AUD/USD: Potential to Mean Revert
- After a very bearish week, AUD/USD could potentially mean revert today given the lack of any pullback and the fact the sell-off stalled just above 0.7000 support.
- RSI (2) was also at ‘0’ which flags an extremely oversold condition. It has not been at zero since the March low.
- It is debatable whether this is one to trade, but it does highlight that several USD pairs look exhausted after such a busy week (to the USD’s favour) so we could see some retracements among FX majors. Even if only mild bounces.
USD/CNH: 6.8000/70 Could Be Pivotal
- As the US dollar index rally is losing steam, several USD pairs may now retrace which could help USD/CNH move lower.

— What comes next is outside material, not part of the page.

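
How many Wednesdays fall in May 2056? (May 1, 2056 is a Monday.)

May 1, 2056 is a Monday; the first Wednesday on or after it is May 3, 2056 (2 days later).
From May 3, 2056 to May 31, 2056 is 31 − 3 = 28 days.
28 ÷ 7 = 4 full weeks with remainder 0, so 4 more Wednesdays after the first → 5.

5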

- USD/CNH remains in a strong downtrend, and today’s price action has moved lower after printing a Doji on the daily chart (not pictured).
- Prices are in a corrective channel, so whilst the 0.6800/70 support zone holds, it runs the risk of a minor bounce higher.
- Yet a break beneath the support zone brings the 0.7600 / 0.6770 zone into focus (historical gap).
GBP/USD: Brexit Talks Remain the Key Driver
- With Brexit talks resuming in Brussels, GBP pairs will be sensitive to any rumours or headlines that arise from them.
- GBP/USD is consolidating between 1.2670/80 which leaves three potential scenarios; it remains rangebound or breaks out to the upside, or the downside.
- If the session remains uneventful, range trading strategies could be considered (bears sell at the tops or bulls go log at the bottom)
- A break above 1.2780 brings the 1.2870 high into focus, a break below 1.2670 rings 1.2600 into focus.
USD/CHF: Prices broke above 0.9240 resistance but, with a quiet calendar ahead of the weekend it could be vulnerable to a retracement. If traded, perhaps kept on very low timeframes – we can revisit this next week.
NZD/CHF: Bias remains below 0.6120 high (daily bearish outside day). However a minor bullish day closed back above 0.6040 support which warns of a bear-trap. We will step aside and reassess next week.
EURO STOXX 50 (STOXX50): Intraday break failed to close beneath 3145 support, although the potential for a multi-month rounding top remain in place. A break beneath last week’s low could assume bearish trend continuation.
US30: The bearish bias worked well overall. Yet with the indecision candle on the daily chart, we’ll step aside and reassess next week.
GBP/CAD: Bias remains bearish beneath the bearish resistance zone highlighted on Wednesday.
EUR/JPY: The tight consolidation continues. We will continue to monitor for a breakout from compression, whichever way that may be.